A project to expedite the analysis of variants on the BRCA 1 and 2 genes, the most commonly affected genes in breast cancer cases, will help more people to better understand their cancer risk.
While women on average face a 1 in 8 chance of developing breast cancer in their lifetime, this risk rises to roughly 2 in 3 for women who inherit a harmful variant in one of the BRCA genes. Genetic testing for variations of the BRCA genes has become more common, particularly for people with a history of breast cancer in their family. Knowing if they have a specific variant that increases cancer risk can help patients take actions to mitigate those risks, such as increasing the frequency of their cancer screenings, or in some cases even undergoing a preventative surgery.
There are tens of thousands of BRCA variations, however, and while some significantly increase a person’s cancer risk, others are benign and do not impact cancer risk at all. ClinVar, a public archive of genetic variants, has labeled almost 5,000 of 31,340 known BRCA variants as being of “unknown clinical significance,” and another 7,600 variants have received conflicting interpretations, leaving it unclear whether they are harmful or not. Scientists estimate that probably only about 15% of variations increase cancer risk, but sorting out which are likely harmful and which are likely benign is slow work.
The uncertainty surrounding variations of unknown clinical significance can be unsettling to the people who find out that they have them. Melissa Cline, a researcher for the UC Santa Cruz Genomics Institute and program manager for the BRCA Exchange platform that pools data on BRCA 1 and 2 genetic variants, is working on a project to expedite variant review. In the very near future, these efforts could provide clear answers about risk for thousands of these variants.

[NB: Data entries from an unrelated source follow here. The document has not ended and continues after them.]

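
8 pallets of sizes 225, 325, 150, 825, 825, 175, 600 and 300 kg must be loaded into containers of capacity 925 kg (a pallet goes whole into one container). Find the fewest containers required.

Total = 825 + 825 + 600 + 325 + 300 + 225 + 175 + 150 = 3425 kg.
Lower bound: ⌈3425/925⌉ = 4 containers.
A packing using 4 containers:
  container 1: 825 = 825
  container 2: 825 = 825
  container 3: 600 + 325 = 925
  container 4: 300 + 225 + 175 + 150 = 850
This matches the lower bound, so 4 is optimal.

4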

“I get emails from women who are worried because they have found out that they have a variant of unknown significance and they are worried and want to know what I can tell them about their variant,” Cline said. “We are working on a project now that will help us expedite the analysis of many of these variants so that very soon we expect to be able to provide better answers for the patients who carry them and their physicians.”
The BRCA Exchange works closely with ClinGen, an NIH-funded resource dedicated to defining the clinical relevance of genes. To assess the clinical relevance of genetic variants, ClinGen has teamed up with the American College of Medical Genetics (ACMG) and the Association for Molecular Pathology (AMP) to come up with guidelines to standardize how variations get interpreted and labeled as “Benign” or “Likely Benign” (those that show no evidence of increasing cancer risk), or “Likely Pathogenic” or “Pathogenic” (associated with an increased risk of cancer). These general guidelines are refined by the ClinGen Variant Curation Expert Panels (VCEPs), expert groups that adapt the guidelines to the genes under their purview. At BRCA Exchange, the researchers are beginning to expedite the work of these panels through automation.
“The rules for variant assessment are so detailed that it is difficult for researchers to apply them manually, but these detailed rules lend themselves very well to computational analyses,” Cline said.
The BRCA Variant Curation Expert Panel is identifying variants of unknown significance that they can curate easily based on computational evidence to harvest low-hanging fruit. Cline is streamlining evidence from population-wide studies so that they can find variants that are prevalent enough in given populations that they can safely be assumed to be benign.
The project will also use computational models to analyze evidence from high-throughput trials that experimentally introduce a variant into a cell line to see if it affects the functionality of the protein. This will help them to predict experimentally whether a variant will lead to a loss of function and is therefore likely pathogenic, allowing them to classify even variants that are too rare to have gathered much clinical data.
“I would say there are 2,500 variants conservatively that we hope to be able to curate right off the bat based on these assessments,” Cline said. “For women who carry these variants, that means not carrying the uncertainty.”
After the automated assessments are conducted, the variants will still need a final review from human curators, but it is Cline’s hope that the work she is doing will make it easy for these curators to quickly see which variants they can rule out and which ones they need to be concerned about. After the final review, the curated variants will get a badge of recognition from the FDA, which should give further confidence to clinicians as they make recommendations for patients with these variants.
The work BRCA Exchange is doing is possible because they have pooled so much data on the BRCA variants, and their database is becoming even more robust as other groups have decided to share their data. Cline has been particularly encouraged to see more open sharing from Myriad Genetics, a screening company that famously held a patent on the BRCA genes until the practice of gene patenting was struck down by the U.S. Supreme Court. Myriad has long held on to their own closed database of variants, yet recently began sharing some of its variant data with ClinVar, including 65 variants that were not previously in BRCA Exchange’s databases.
“I think the data-sharing climate we’ve created at BRCA Exchange is encouraging more players to come to the table,” said Cline. “At the end of the day, that will be a huge benefit for patients.”
The work described in this article is funded in part by grants from the Basser Foundation and the National Cancer Institute.